2. Use /agents to create reusable specialists
If you find yourself spawning the same kind of subagent over and over, /agents lets you define a permanent one. Open it, give your agent a name, write its instructions, and optionally pick a model.
I wrote about this in my advanced commands guide. The short version: /agents is how you build a roster of specialists you can call on anytime, instead of re-explaining the job every session.
3. Define custom agents as files (for power users)
If you want even more control, create a markdown file in .claude/agents/ in your project. Each file gets a name, description, and instructions. Claude uses the description to decide when to call that agent automatically.
---
name: hook-writer
description: Writes Instagram hooks for a given topic
---
You are a hook writer for short-form social content.

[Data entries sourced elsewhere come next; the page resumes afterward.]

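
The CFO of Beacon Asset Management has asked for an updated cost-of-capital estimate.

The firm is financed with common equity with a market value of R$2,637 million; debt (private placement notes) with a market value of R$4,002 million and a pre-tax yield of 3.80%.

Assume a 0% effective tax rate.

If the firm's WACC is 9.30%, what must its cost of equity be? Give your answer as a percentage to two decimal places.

17.65%

Total capital V = 2637 + 4002 = 6639.
Equity weight = 2637/6639 = 0.3972.
Private placement notes weight = 4002/6639 = 0.6028.
Debt contribution = 0.6028 × 3.8% × (1 − 0%) = 2.2906%.
Required equity contribution = 9.3% − 2.2906% = 7.0094%.
Re = 7.0094% / 0.3972 = 17.6470%.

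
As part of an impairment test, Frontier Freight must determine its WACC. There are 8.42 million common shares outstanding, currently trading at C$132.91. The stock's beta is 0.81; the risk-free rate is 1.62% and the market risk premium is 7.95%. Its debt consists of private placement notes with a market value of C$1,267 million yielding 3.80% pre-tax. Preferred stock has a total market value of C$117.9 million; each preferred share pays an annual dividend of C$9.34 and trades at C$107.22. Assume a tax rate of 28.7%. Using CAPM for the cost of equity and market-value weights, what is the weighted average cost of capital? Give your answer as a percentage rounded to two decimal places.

5.38%

Cost of equity via CAPM: Re = 1.62% + 0.81 × 7.95% = 8.0595%.
Cost of preferred: Rp = 9.34 / 107.22 = 8.7111%.
Market value of equity E = 132.91 × 8.42m = 1119.1022m.
Total capital V = 1119.1022 + 117.9 + 1267 = 2504.0022.
Equity: weight = 1119.1022/2504.0022 = 0.4469; cost = 8.0595%.
Preferred: weight = 117.9/2504.0022 = 0.0471; cost = 8.7111%.
Private placement notes: weight = 1267/2504.0022 = 0.5060; after-tax cost = 3.8% × (1 − 28.7%) = 2.7094%.
WACC = 0.4469 × 8.0595% + 0.0471 × 8.7111% + 0.5060 × 2.7094% = 5.3831%.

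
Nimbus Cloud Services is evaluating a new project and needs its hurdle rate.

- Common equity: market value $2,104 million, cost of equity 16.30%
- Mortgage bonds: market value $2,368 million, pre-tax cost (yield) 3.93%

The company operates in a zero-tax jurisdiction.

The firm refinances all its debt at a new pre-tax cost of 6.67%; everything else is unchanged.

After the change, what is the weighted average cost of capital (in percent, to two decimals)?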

Given a topic, write 3 hook options under 15 words each.
Match a direct, conversational tone. No fluff.Now whenever you ask Claude to write hooks, it can pull in this agent without you naming it.
4. Check on background subagents
Here's the part that used to be confusing: subagents used to run inside your main chat, which meant you were blocked until they all finished. The update changed that. Subagents now run as background tasks, so your session stays free.
The catch: it's not always obvious they're running. To check, click the three dots at the top of your session and select Background tasks.

From there you can see which subagents are still running, which ones finished, and jump into any individual subagent's work if you need to.
When to use subagents (and when not to)
Use them when:
- You have 3+ independent tasks that don't need each other's output
- You're doing batch work (content, research, code review across files)
- You want speed more than you need a single coherent thread
Skip them when:
- The tasks depend on each other (Task B needs Task A's result first)
- You need one tight, coherent piece of writing (one agent is better)
- The job is small enough that spawning helpers costs more time than it saves
A good rule of thumb: if you'd assign it to three different people on a team, use subagents. If you'd do it yourself in one sitting, just ask the main agent.